Kararın asli unsurlarından olan gerekçenin de hüküm fıkrasına uygun biçimde kararda yer alması gerekir. (Yargıtay İçtihadı Birleştirme Büyük Genel Kurulunun 1991/7 esas; ve 1992/4 karar sayılı ve 10.04.1992 günlü kararı)
Bu biçim yargıda açıklık ve netlik prensibinin gereğidir. Aksi hal, yeni tereddüt ve ihtilaflar yaratır. Hatta giderek denebilir ki, dava içinden davalar doğar ve hükmün hedefine ulaşması engellenir. Kamu düzeni ve barışı oluşturulamaz.
Davanın reddine veya kabulüne dair karar tefhim edildikten sonra bundan dönülerek yeni ve bundan farklı bir hüküm kurulamayacağı gibi, gerekçeli kararın kısa karara uygun yazılması ve kısa kararla çelişik olmaması da gerekir. Aksinin kabulü mahkemelere güveni sarsacağı gibi Anayasa ve kanunlarda yer alan açık kurallara aykırılık oluşturur.
Somut olayda, Mahkemece hükmün gerekçesinde, Bilirkişi Yrd. Doç. Dr. …’ya ait 15/07/2015 havale tarihli bilirkişi raporunun dosya içeriğine uygun, hüküm vermeye elverişli bulunduğu ve davanın ıslah edilen şekliyle kısmen kabulüne karar verildiği belirtilmiş ise de, Mahkemece kıdem tazminatı yönünden 28.04.2015 havale tarihli Bilirkişi Av. …’in raporunun hükme esas alındığı ve 5.890,83 TL’nin davalıdan alınarak davacıya ödenmesine karar verildiği, yine hafta tatili yönünden Bilirkişi Yrd. Doç. Dr. …’ ya ait 15/07/2015 havale tarihli bilirkişi raporunda, davacının hafta tatili alacağına hak kazanmadığından hesaplama yapılmadığı belirtilmiş ise de, yerel mahkeme tarafından, davacının hafta tatili alacağı yönünden 28.04.2015 havale tarihli Bilirkişi Av. …’in raporunun hükme esas alındığı ve 3.403,38 TL’nin davalıdan alınarak davacıya verilmesine karar verildiği anlaşılmaktadır.
Bu durumda, kararın açıklanan gerekçesi ile kurulan hüküm sonucu arasında çelişki bulunduğu belirgindir.
Hal böyle olunca, Mahkemece HMK’nın 297 ve 298. maddelerinin açık hükmü gözetilmeksizin yazılı biçimde karar verilmesi doğru değildir. Karar bu nedenle bozulmalıdır.

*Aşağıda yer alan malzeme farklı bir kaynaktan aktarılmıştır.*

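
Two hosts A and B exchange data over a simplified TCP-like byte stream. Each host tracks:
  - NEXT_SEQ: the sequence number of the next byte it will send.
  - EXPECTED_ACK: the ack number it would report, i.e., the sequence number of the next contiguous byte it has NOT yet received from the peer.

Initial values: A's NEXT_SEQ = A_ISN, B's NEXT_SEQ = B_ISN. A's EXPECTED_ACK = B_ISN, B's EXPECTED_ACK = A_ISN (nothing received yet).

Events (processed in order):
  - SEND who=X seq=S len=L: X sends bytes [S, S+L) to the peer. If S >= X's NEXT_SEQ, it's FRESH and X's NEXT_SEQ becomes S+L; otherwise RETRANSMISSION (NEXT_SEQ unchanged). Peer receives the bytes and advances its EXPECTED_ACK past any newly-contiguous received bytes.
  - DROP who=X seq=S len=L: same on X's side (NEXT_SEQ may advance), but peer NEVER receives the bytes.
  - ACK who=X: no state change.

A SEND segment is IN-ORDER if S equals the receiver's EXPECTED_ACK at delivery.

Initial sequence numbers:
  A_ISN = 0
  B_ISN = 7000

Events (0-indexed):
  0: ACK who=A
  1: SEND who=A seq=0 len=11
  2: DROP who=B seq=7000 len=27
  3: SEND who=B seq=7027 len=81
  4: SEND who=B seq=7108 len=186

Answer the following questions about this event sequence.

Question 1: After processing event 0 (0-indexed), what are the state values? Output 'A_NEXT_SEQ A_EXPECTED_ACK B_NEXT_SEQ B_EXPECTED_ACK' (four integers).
After event 0: A_seq=0 A_ack=7000 B_seq=7000 B_ack=0

0 7000 7000 0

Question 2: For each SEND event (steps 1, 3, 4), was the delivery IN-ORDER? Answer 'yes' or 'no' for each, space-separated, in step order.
Answer: yes no no

Derivation:
Step 1: SEND seq=0 -> in-order
Step 3: SEND seq=7027 -> out-of-order
Step 4: SEND seq=7108 -> out-of-order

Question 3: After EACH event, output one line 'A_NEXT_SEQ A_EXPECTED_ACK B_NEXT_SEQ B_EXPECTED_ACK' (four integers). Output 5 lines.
0 7000 7000 0
11 7000 7000 11
11 7000 7027 11
11 7000 7108 11
11 7000 7294 11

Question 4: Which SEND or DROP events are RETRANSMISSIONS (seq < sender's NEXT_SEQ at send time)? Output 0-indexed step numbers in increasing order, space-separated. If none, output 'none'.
Step 1: SEND seq=0 -> fresh
Step 2: DROP seq=7000 -> fresh
Step 3: SEND seq=7027 -> fresh
Step 4: SEND seq=7108 -> fresh

Answer: none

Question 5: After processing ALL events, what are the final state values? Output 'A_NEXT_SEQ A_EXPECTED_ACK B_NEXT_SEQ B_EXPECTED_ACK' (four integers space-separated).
Answer: 11 7000 7294 11

Derivation:
After event 0: A_seq=0 A_ack=7000 B_seq=7000 B_ack=0
After event 1: A_seq=11 A_ack=7000 B_seq=7000 B_ack=11
After event 2: A_seq=11 A_ack=7000 B_seq=7027 B_ack=11
After event 3: A_seq=11 A_ack=7000 B_seq=7108 B_ack=11
After event 4: A_seq=11 A_ack=7000 B_seq=7294 B_ack=11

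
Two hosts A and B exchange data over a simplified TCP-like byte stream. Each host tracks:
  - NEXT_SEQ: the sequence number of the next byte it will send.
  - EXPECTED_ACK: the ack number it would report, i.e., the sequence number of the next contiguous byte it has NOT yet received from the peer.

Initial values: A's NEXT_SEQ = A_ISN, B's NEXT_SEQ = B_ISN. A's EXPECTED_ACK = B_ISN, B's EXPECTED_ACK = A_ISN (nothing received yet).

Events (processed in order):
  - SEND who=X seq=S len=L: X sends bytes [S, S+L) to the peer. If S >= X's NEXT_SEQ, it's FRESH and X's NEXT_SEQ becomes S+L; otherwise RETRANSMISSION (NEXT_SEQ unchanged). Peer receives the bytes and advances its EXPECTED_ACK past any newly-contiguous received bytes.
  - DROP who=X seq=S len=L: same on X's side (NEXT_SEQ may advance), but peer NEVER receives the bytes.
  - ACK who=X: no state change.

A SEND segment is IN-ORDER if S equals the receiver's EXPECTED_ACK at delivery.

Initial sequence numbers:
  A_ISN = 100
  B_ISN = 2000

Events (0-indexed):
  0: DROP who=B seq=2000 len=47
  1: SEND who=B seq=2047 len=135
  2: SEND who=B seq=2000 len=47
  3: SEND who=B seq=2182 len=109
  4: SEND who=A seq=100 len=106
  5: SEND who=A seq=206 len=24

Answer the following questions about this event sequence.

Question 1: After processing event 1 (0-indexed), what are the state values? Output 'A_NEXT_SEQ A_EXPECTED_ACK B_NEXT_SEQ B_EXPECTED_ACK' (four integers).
After event 0: A_seq=100 A_ack=2000 B_seq=2047 B_ack=100
After event 1: A_seq=100 A_ack=2000 B_seq=2182 B_ack=100

100 2000 2182 100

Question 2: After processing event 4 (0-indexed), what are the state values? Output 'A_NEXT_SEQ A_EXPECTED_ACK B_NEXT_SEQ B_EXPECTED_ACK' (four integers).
After event 0: A_seq=100 A_ack=2000 B_seq=2047 B_ack=100
After event 1: A_seq=100 A_ack=2000 B_seq=2182 B_ack=100
After event 2: A_seq=100 A_ack=2182 B_seq=2182 B_ack=100
After event 3: A_seq=100 A_ack=2291 B_seq=2291 B_ack=100
After event 4: A_seq=206 A_ack=2291 B_seq=2291 B_ack=206

206 2291 2291 206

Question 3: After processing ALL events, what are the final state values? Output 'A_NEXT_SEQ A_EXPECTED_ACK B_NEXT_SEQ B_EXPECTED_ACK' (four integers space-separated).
After event 0: A_seq=100 A_ack=2000 B_seq=2047 B_ack=100
After event 1: A_seq=100 A_ack=2000 B_seq=2182 B_ack=100
After event 2: A_seq=100 A_ack=2182 B_seq=2182 B_ack=100
After event 3: A_seq=100 A_ack=2291 B_seq=2291 B_ack=100
After event 4: A_seq=206 A_ack=2291 B_seq=2291 B_ack=206
After event 5: A_seq=230 A_ack=2291 B_seq=2291 B_ack=230

Answer: 230 2291 2291 230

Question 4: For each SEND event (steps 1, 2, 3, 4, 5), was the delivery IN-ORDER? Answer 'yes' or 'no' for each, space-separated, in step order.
Answer: no yes yes yes yes

Derivation:
Step 1: SEND seq=2047 -> out-of-order
Step 2: SEND seq=2000 -> in-order
Step 3: SEND seq=2182 -> in-order
Step 4: SEND seq=100 -> in-order
Step 5: SEND seq=206 -> in-order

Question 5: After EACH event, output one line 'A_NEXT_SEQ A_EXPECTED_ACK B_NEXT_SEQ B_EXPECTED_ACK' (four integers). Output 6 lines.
100 2000 2047 100
100 2000 2182 100
100 2182 2182 100
100 2291 2291 100
206 2291 2291 206
230 2291 2291 230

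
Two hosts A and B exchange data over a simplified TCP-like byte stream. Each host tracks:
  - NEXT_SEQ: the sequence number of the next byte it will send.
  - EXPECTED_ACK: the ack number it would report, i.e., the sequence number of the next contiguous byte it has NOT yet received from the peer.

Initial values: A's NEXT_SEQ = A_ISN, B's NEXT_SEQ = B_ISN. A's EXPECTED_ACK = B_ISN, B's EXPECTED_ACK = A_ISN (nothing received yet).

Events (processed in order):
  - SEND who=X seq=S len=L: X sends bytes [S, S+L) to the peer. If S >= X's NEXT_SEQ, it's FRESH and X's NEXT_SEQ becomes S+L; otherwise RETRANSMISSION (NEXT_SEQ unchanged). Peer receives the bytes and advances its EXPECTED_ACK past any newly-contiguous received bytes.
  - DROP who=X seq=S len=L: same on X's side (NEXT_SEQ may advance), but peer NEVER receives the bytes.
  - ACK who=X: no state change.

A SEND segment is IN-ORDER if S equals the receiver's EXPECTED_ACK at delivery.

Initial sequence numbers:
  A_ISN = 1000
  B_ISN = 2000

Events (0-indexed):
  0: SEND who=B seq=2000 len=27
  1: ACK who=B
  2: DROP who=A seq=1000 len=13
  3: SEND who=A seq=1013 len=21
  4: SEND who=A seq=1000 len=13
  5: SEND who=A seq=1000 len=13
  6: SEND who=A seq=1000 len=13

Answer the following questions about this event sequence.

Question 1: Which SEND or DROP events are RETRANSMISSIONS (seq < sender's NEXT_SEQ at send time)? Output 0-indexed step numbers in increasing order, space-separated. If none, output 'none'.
Answer: 4 5 6

Derivation:
Step 0: SEND seq=2000 -> fresh
Step 2: DROP seq=1000 -> fresh
Step 3: SEND seq=1013 -> fresh
Step 4: SEND seq=1000 -> retransmit
Step 5: SEND seq=1000 -> retransmit
Step 6: SEND seq=1000 -> retransmit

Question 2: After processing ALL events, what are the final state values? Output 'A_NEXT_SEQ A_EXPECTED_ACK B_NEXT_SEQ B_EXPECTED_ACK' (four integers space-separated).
After event 0: A_seq=1000 A_ack=2027 B_seq=2027 B_ack=1000
After event 1: A_seq=1000 A_ack=2027 B_seq=2027 B_ack=1000
After event 2: A_seq=1013 A_ack=2027 B_seq=2027 B_ack=1000
After event 3: A_seq=1034 A_ack=2027 B_seq=2027 B_ack=1000
After event 4: A_seq=1034 A_ack=2027 B_seq=2027 B_ack=1034
After event 5: A_seq=1034 A_ack=2027 B_seq=2027 B_ack=1034
After event 6: A_seq=1034 A_ack=2027 B_seq=2027 B_ack=1034

Answer: 1034 2027 2027 1034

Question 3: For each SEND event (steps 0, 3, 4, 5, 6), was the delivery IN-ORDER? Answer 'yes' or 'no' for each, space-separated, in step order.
Step 0: SEND seq=2000 -> in-order
Step 3: SEND seq=1013 -> out-of-order
Step 4: SEND seq=1000 -> in-order
Step 5: SEND seq=1000 -> out-of-order
Step 6: SEND seq=1000 -> out-of-order

Answer: yes no yes no no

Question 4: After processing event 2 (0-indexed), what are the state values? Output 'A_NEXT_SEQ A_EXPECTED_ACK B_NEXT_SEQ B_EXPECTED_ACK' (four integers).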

SONUÇ: Hükmün yukarıda gösterilen nedenlerden dolayı BOZULMASINA, bozma nedenine göre diğer temyiz itirazlarının şimdilik incelenmesine yer olmadığına, peşin alınan temyiz harcının istek halinde ilgiliye iadesine, 26.11.2018 gününde oybirliği ile karar verildi.